John Donne :-
He was born in London in 1573. His father was a wealthy merchant. He was educated in their beliefs before going to Oxford and Cambridge.
Donne was ambitious about his writings as a career but this was ruined by a runaway marriage. His writings were published after his death. He wrote this poem for his wife, when he was going to France with sir Robert Duery.

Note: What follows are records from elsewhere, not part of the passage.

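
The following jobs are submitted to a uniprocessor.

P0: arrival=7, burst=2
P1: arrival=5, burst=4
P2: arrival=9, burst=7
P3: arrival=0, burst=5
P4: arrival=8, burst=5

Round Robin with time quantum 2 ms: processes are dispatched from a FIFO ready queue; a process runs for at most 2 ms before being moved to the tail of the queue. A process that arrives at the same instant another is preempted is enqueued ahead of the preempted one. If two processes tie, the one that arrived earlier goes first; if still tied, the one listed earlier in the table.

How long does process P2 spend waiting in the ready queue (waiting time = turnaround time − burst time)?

7

Timeline: | P3 0-5 | P1 5-7 | P0 7-9 | P1 9-11 | P4 11-13 | P2 13-15 | P4 15-17 | P2 17-19 | P4 19-20 | P2 20-23 |
Completion: P0=9  P1=11  P2=23  P3=5  P4=20
Waiting(P2) = turnaround − burst = 14 − 7 = 7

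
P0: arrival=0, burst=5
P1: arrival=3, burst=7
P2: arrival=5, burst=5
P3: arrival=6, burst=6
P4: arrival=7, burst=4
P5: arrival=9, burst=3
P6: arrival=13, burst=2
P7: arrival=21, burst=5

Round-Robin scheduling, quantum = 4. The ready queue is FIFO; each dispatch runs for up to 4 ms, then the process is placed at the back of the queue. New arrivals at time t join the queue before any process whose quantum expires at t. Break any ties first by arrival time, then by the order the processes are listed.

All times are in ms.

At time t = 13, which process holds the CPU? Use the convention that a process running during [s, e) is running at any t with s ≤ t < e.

P3

Timeline: | P0 0-4 | P1 4-8 | P0 8-9 | P2 9-13 | P3 13-17 | P4 17-21 | P1 21-24 | P5 24-27 | P6 27-29 | P2 29-30 | P3 30-32 | P7 32-37 |
Completion: P0=9  P1=24  P2=30  P3=32  P4=21  P5=27  P6=29  P7=37
Turnaround (C−A): P0=9  P1=21  P2=25  P3=26  P4=14  P5=18  P6=16  P7=16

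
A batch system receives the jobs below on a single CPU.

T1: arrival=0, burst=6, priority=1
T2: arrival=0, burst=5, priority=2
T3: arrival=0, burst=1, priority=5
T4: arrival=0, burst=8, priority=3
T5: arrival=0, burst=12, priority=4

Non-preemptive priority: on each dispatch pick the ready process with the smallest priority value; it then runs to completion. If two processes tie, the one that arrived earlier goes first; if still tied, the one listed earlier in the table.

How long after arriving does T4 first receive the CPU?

11

Schedule: | T1 0-6 | T2 6-11 | T4 11-19 | T5 19-31 | T3 31-32 |
Completion: T1=6  T2=11  T3=32  T4=19  T5=31
Turnaround (C−A): T1=6  T2=11  T3=32  T4=19  T5=31
Response(T4) = first start − arrival = 11 − 0 = 11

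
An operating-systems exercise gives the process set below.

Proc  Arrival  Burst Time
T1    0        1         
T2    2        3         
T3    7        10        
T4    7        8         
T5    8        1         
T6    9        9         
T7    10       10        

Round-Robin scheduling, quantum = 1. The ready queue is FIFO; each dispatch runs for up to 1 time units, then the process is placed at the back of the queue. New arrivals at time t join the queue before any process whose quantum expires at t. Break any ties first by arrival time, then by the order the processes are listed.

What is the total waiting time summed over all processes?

Gantt: | T1 0-1 | idle 1-2 | T2 2-5 | idle 5-7 | T3 7-8 | T4 8-9 | T5 9-10 | T3 10-11 | T6 11-12 | T4 12-13 | T7 13-14 | T3 14-15 | T6 15-16 | T4 16-17 | T7 17-18 | T3 18-19 | T6 19-20 | T4 20-21 | T7 21-22 | T3 22-23 | T6 23-24 | T4 24-25 | T7 25-26 | T3 26-27 | T6 27-28 | T4 28-29 | T7 29-30 | T3 30-31 | T6 31-32 | T4 32-33 | T7 33-34 | T3 34-35 | T6 35-36 | T4 36-37 | T7 37-38 | T3 38-39 | T6 39-40 | T7 40-41 | T3 41-42 | T6 42-43 | T7 43-45 |
Completion: T1=1  T2=5  T3=42  T4=37  T5=10  T6=43  T7=45
Turnaround (C−A): T1=1  T2=3  T3=35  T4=30  T5=2  T6=34  T7=35
Waiting = turnaround − burst: T1=0, T2=0, T3=25, T4=22, T5=1, T6=25, T7=25
Total waiting = 0 + 0 + 25 + 22 + 1 + 25 + 25 = 98

98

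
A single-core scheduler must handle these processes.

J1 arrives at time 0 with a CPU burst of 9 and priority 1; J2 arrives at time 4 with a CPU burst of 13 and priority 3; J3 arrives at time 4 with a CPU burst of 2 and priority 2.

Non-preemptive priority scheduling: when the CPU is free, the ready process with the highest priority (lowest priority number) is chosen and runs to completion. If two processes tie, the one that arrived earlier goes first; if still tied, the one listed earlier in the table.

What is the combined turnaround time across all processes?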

If you want to read the poem Click here
A valediction forbidding mourning:-
Stanza no 1 :-
As virtuous men pass mildly away,
And whisper to their souls to go,
Whilst some of their sad friends do say
The breath goes now, and some say, No:
Paraphrase:-
As like when the good people are about to die and they ordered their soul to go. It occurs so slowly and unnoticed that some of their friends say that he is alive and breathing and some say he is dead.
Stanza no 2:-
So let us melt, and make no noise,
No tear-floods, nor sigh-tempests move;
'Twere profanation of our joys
To tell the laity our love.
Paraphrase:-
Let us be apart without making any noise , without any floods of tears and storm of sighs and temptations. It will abandon the sacrilege of our Love by telling common people about our eternal love.
Stanza no 3:-
Moving of th' earth brings harms and fears,
Men reckon what it did, and meant;
But trepidation of the spheres,
Though greater far, is innocent.
Paraphrase:-
The earthquake bring disasters and fear to ordinary human, which they notice and count the harms of disasters. But they are unaware of the disastrous effect of heavenly bodies like stars and Cosmos during their movement.
Stanza no 4:-
Dull sublunary lovers' love
(Whose soul is sense) cannot admit
Absence, because it doth remove
Those things which elemented it.
Paraphrase:-
Bored and ordinary lovers cannot accept their separation because their love is physical and when the base of their love which is physicality, they can't endure it.
Stanza no 5 :-
But we by a love so much refined,
That our selves know not what it is,
Inter-assured of the mind,
Care less, eyes, lips, and hands to miss
Paraphrase:-
But our love is so pure and spiritual that we ourself doesn't know what it is. We are so assured that among us the physical contact doesn't matter. We doesn't care about lips, eyes and hands in hands.
Stanza no 6:-
Our two souls therefore, which are one,
Though I must go, endure not yet
A breach, but an expansion,
Like gold to airy thinness beat.
Paraphrase:-
We both have two souls which are unified by love. I must go, but the space between us is filled by our expanded souls like a precious gold metal expanded by hammering.
Stanza no 7:-
If they be two, they are two so
As stiff twin compasses are two;
Thy soul, the fixed foot, makes no show
To move, but doth, if the other do.
Paraphrase:-
If our souls are assumed to be individuals then they are like the two feet of compass. Your soul is like the fixed foot which doesn't move around but it follow the other.
Stanza no 8:-
And though it in the center sit,
Yet when the other far doth roam,
It leans and hearkens after it,
And grows erect, as that comes home.
Paraphrase:-
The fix foot of compass is in the centre but when the other foot move around it bend towards it, and follows it. It stand tall when the other moving foot comes back.
Stanza no 9:-
Such wilt thou be to me, who must,
Like th' other foot, obliquely run;
Thy firmness makes my circle just,
And makes me end where I begun.
Paraphrase:-
You are like that fix to me which compels me to move in a circular path. Your loyalty makes my path exactly perfect and make me to home, from where I had started.